I’ll begin from this insight: certain kinds of personal relationships seem to ‘fit’ better with certain economic forms. That’s one (possible) implication of the ‘base and superstructure’ thesis, after all. But that’s just a starting point.
I think of this in roughly the same way Marx did, so long as we interpret Marx in a way that avoids any kind of hardcore historical determinism or teleology. The relationship between economic relations and personal relations isn’t one way and deterministic. The notion of a causal feedback loop is better, though that, too, has its shortcomings.
Rather, it’s a dialectical relation. As David Harvey points out in his Companion to Marx’s Capital, we’re talking here about a highly fluid and transformative relation. One that’s always in motion. The base and superstructure co-evolve, as it were. The base perhaps sets a basic tone, or a set of limitations, and/or an ‘easier’ path. But it’s much more open-ended than any deterministic relation or feedback loop allows.
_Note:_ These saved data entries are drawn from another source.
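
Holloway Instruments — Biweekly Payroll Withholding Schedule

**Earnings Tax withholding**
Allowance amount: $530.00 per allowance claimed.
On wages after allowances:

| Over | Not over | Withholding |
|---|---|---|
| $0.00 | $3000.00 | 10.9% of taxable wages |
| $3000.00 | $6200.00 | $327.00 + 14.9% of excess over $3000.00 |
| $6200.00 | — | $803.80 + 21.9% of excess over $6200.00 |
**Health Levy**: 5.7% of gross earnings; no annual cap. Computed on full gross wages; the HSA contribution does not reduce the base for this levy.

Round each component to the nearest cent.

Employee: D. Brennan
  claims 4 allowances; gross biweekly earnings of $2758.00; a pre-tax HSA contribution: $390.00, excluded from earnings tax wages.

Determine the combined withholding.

Earnings Tax: taxable = $2758.00 − $390.00 − 4×$530.00 = $248.00
  10.9% × $248.00 = $27.03
Health Levy: 5.7% × $2758.00 = $157.21
Total: $27.03 + $157.21 = $184.24

$184.24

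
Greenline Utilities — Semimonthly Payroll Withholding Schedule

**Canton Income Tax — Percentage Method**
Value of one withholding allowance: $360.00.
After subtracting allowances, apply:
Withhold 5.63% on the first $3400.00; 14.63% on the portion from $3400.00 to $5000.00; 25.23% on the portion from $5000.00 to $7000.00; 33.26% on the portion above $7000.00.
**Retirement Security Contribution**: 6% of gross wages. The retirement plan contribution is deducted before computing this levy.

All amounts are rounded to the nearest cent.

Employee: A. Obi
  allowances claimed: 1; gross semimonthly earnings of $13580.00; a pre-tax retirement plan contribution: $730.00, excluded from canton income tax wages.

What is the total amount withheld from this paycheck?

Canton Income Tax: taxable = $13580.00 − $730.00 − 1×$360.00 = $12490.00
  $930.10 + 33.26% × ($12490.00 − $7000.00) = $930.10 + 33.26% × $5490.00 = $2756.07
Retirement Security Contribution: 6% × $12850.00 = $771.00
Total: $2756.07 + $771.00 = $3527.07

$3527.07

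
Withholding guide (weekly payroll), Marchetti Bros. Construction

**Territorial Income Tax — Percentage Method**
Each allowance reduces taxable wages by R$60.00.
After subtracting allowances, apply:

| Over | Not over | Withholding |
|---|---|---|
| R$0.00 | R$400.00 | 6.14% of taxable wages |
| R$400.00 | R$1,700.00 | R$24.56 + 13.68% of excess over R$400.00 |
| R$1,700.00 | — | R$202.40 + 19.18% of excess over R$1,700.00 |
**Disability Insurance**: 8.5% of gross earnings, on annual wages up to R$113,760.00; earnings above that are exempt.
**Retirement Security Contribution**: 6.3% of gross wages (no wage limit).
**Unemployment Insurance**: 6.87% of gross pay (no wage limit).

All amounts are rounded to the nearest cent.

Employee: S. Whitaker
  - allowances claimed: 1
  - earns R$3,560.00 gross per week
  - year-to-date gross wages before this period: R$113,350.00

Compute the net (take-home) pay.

R$2,508.66

Territorial Income Tax: taxable = R$3,560.00 − 1×R$60.00 = R$3,500.00
  R$202.40 + 19.18% × (R$3,500.00 − R$1,700.00) = R$202.40 + 19.18% × R$1,800.00 = R$547.64
Disability Insurance: cap R$113,760.00 − YTD R$113,350.00 = R$410.00 subject; 8.5% × R$410.00 = R$34.85
Retirement Security Contribution: 6.3% × R$3,560.00 = R$224.28
Unemployment Insurance: 6.87% × R$3,560.00 = R$244.57
Total withheld: R$547.64 + R$34.85 + R$224.28 + R$244.57 = R$1,051.34
Net pay: R$3,560.00 − R$1,051.34 = R$2,508.66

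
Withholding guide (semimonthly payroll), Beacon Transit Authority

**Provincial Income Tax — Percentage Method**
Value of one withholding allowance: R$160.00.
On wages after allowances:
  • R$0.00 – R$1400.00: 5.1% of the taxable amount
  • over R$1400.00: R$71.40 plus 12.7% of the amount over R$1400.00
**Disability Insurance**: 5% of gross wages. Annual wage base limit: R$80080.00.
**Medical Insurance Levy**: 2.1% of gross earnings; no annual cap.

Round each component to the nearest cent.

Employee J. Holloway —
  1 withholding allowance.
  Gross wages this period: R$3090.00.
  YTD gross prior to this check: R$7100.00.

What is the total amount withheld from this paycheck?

R$485.10

Provincial Income Tax: taxable = R$3090.00 − 1×R$160.00 = R$2930.00
  R$71.40 + 12.7% × (R$2930.00 − R$1400.00) = R$71.40 + 12.7% × R$1530.00 = R$265.71
Disability Insurance: 5% × R$3090.00 = R$154.50
Medical Insurance Levy: 2.1% × R$3090.00 = R$64.89
Total: R$265.71 + R$154.50 + R$64.89 = R$485.10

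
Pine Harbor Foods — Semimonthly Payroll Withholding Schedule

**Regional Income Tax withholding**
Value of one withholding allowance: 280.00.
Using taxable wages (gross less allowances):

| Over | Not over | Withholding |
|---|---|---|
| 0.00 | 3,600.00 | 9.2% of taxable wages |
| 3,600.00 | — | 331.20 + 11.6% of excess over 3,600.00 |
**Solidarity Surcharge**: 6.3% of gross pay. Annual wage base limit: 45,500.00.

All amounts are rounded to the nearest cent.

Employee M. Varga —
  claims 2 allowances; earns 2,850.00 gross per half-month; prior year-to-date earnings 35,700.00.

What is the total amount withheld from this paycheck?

390.23

Regional Income Tax: taxable = 2,850.00 − 2×280.00 = 2,290.00
  9.2% × 2,290.00 = 210.68
Solidarity Surcharge: 6.3% × 2,850.00 = 179.55
Total: 210.68 + 179.55 = 390.23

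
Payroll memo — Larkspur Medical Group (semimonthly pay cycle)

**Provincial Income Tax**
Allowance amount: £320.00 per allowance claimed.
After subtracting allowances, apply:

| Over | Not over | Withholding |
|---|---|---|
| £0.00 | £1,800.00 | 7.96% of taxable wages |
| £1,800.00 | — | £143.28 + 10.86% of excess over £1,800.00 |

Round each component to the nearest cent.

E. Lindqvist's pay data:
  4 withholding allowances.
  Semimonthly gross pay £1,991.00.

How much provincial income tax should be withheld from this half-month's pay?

Provincial Income Tax: taxable = £1,991.00 − 4×£320.00 = £711.00
  7.96% × £711.00 = £56.60

£56.60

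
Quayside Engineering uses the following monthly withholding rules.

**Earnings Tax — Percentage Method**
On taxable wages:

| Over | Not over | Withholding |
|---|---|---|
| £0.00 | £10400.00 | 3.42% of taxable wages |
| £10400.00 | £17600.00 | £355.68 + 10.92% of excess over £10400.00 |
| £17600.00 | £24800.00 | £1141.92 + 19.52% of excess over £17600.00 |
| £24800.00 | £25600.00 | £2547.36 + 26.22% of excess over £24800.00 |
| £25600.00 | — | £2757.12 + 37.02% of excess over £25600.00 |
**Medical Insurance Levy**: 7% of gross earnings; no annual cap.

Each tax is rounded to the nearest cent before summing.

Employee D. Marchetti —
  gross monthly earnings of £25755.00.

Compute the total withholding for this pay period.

£4617.35

Earnings Tax: taxable = £25755.00
  £2757.12 + 37.02% × (£25755.00 − £25600.00) = £2757.12 + 37.02% × £155.00 = £2814.50
Medical Insurance Levy: 7% × £25755.00 = £1802.85
Total: £2814.50 + £1802.85 = £4617.35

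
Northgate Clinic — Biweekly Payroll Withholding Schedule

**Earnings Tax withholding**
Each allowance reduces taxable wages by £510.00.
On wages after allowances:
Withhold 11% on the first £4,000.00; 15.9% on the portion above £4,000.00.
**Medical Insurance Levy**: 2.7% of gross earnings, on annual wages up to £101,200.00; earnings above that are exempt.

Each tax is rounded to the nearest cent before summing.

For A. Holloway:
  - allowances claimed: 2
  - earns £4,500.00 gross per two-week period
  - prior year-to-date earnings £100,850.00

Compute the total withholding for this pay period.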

And so, let’s start with some basic questions. What kinds of relationships best fit our current situation in the United States, which we might describe as ‘neoliberal capitalism’ or ‘financialized capitalism’? How do those relationships differ from those that fit the Keynesian consensus? Or the even earlier stages of industrial capitalism?
I’m writing here about polyamory in light of this background.